Legal Updates for January 2017

New Era in Oil & Gas Sector as Government Moves from Cost Recovery to Gross Split Mechanism

The Government has instituted a new mechanism for sharing out production from oil and gas fields as between the State and its contractors ("Contractor") under Production Sharing Contracts ("PSC"). The new "Gross Split" mechanism is set out in Minister of Energy & Mineral Resources Regulation No. 8 of 2017, which came into force on 16 January 2017, while the first PSC to employ the new arrangement was signed on 18 January 2017, covering the Offshore North West Java working area operated by state energy firm Pertamina, which had recently expired.

New Trademarks Law Enhances Indonesia's Intellectual Property Regime

The House of Representatives enacted the Trademarks Bill into law on 27 October 2016. The new legislation (the “2016 Trademarks Law”) had long been anticipated as it relates to the requirement under the ASEAN Economic Community accords for all ASEAN member countries to implement the 1989 Protocol to the Madrid Agreement Concerning the International Registration of Marks.

Supreme Court Moves to Close Corporate Crime Loophole

The Supreme Court recently issued a regulation  setting out the procedures for handling criminal offenses committed by corporations. The new rules, which entered into force on 29 December 2016, provide a partial remedy to one of the most obvious deficiencies in Indonesian law, namely, the lack of a solid legal framework for addressing corporate crime. 

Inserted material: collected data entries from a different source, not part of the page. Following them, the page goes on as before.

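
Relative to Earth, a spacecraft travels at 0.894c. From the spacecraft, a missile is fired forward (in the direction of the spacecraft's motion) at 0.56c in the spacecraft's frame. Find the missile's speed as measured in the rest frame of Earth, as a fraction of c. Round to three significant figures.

Relativistic velocity addition: u = (u' + v)/(1 + u'v/c²), with u' = 0.56c and v = 0.894c.
Numerator: 0.56 + 0.894 = 1.454. Denominator: 1 + (0.56)(0.894) = 1.50064.
u = 1.454/1.50064 = 0.96892, so the speed is 0.969c.

0.969c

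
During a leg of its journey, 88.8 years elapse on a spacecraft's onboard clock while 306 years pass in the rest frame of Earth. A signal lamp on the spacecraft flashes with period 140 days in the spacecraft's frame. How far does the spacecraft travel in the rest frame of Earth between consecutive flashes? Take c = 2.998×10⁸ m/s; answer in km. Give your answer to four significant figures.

From Δt = γΔτ: γ = 306/88.8 = 3.44595.
β = √(1 − 1/γ²) = 0.95697. Lab-frame period = γτ = 3.44595×140 days = 482.43 days. Distance = βc × γτ = 0.95697 × 2.998×10⁸ m/s × 41681952 s = 1.1959×10^16 m = 1.196×10^13 km.

1.196×10^13 km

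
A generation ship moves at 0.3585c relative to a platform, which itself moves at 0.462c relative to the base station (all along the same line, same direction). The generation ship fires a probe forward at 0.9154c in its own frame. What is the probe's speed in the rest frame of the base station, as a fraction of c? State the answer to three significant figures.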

OJK Issues New Rule on Merger or Consolidation of Public Companies

On 23 December 2016, the Financial Services Authority (Otoritas Jasa Keuangan / “OJK”) issued OJK Regulation No. 74/POJK.04/2016 on the Merger or Consolidation of Public Companies (the “New Rule”). The New Rule, which revokes Bapepam Rule No. IX.G.1 on the Merger or Consolidation of Public Companies or Issuers, is aimed at simplifying the rules governing mergers or consolidations, and improving the quality of information disclosure. As such, it expands the information that must be contained in the disclosure so as to include:

a.  disclosure of the new controlling shareholders resulting from the merger or consolidation;
b.  additional information on changes in core business.